L’Assemblée nationale a définitivement adopté le projet de loi de financement de la Sécurité sociale pour 2018, premier de la nouvelle législature. Les députés et les sénateurs n’étant pas parvenus à se mettre d’accord, le texte est rédigé tel que les députés l’avaient voté. Contre l’avis des sénateurs, les députés ont donc adopté la hausse de 1,7 points de la CSG et supprimé le Régime social des indépendants. Le groupe LR a annoncé son intention de saisir le Conseil d’État. La suppression du RSI concerne 24 000 médecins du secteur II pour la maladie-maternité.
Comme annoncé, la progression de l’Objectif national des dépenses d’assurance maladie est fixée à 2,3 %, et les prévisions avalisées par les députés prévoient de ramener le déficit de la branche maladie du régime général de 4,1 milliards en 2017 à 700 millions l’an prochain.

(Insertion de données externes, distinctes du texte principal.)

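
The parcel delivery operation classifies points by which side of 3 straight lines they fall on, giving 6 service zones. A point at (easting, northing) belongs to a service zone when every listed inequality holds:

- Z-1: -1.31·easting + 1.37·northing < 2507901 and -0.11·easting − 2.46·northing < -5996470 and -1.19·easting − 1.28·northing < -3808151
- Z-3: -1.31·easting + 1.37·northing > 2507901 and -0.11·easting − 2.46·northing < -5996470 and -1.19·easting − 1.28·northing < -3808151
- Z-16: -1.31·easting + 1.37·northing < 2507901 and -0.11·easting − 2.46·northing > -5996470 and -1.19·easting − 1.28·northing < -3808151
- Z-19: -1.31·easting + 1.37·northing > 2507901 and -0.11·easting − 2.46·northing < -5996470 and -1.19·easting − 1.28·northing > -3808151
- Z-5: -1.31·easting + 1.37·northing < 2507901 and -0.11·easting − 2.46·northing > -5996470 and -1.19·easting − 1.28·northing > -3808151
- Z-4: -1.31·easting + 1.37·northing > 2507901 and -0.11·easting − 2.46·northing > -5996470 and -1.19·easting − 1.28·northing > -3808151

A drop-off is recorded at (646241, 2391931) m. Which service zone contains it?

Z-16

-1.31·646241 + 1.37·2391931 = 2430369.760, which is < 2507901
-0.11·646241 − 2.46·2391931 = -5955236.770, which is > -5996470
-1.19·646241 − 1.28·2391931 = -3830698.470, which is < -3808151
This sign pattern matches Z-16.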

Le taux de progression de l’enveloppe soins de ville (+2,4 %) est plus élevé que celui des établissements de soins qui, avec le produit de la hausse de deux euros du forfait hospitalier, est de 2,2 %.
Parmi les principales mesures, on retiendra la suppression de la généralisation du tiers payant obligatoire en ville à la demande de la ministre de la Santé (toutefois, un rapport sur la faisabilité d’un tiers payant généralisable doit être remis en mars 2018), de même que le passage de 3 à 11 vaccins obligatoires pour les enfants, l’entrée des actes de télémédecine dans le droit commun, la prolongation des expérimentations de télésurveillance, la création d’un fonds destiné à financer des expérimentations organisationnelles innovantes, la prise en charge à 100 % d’une consultation de prévention des cancers du sein et du col de l’utérus pour les femmes de plus de 25 ans, la hausse progressive du prix des cigarettes, et l’alourdissement de la taxe sur les boissons sucrées.
Malgré l’insistance de certains députés de tous bords, le conventionnement sélectif a été repoussé.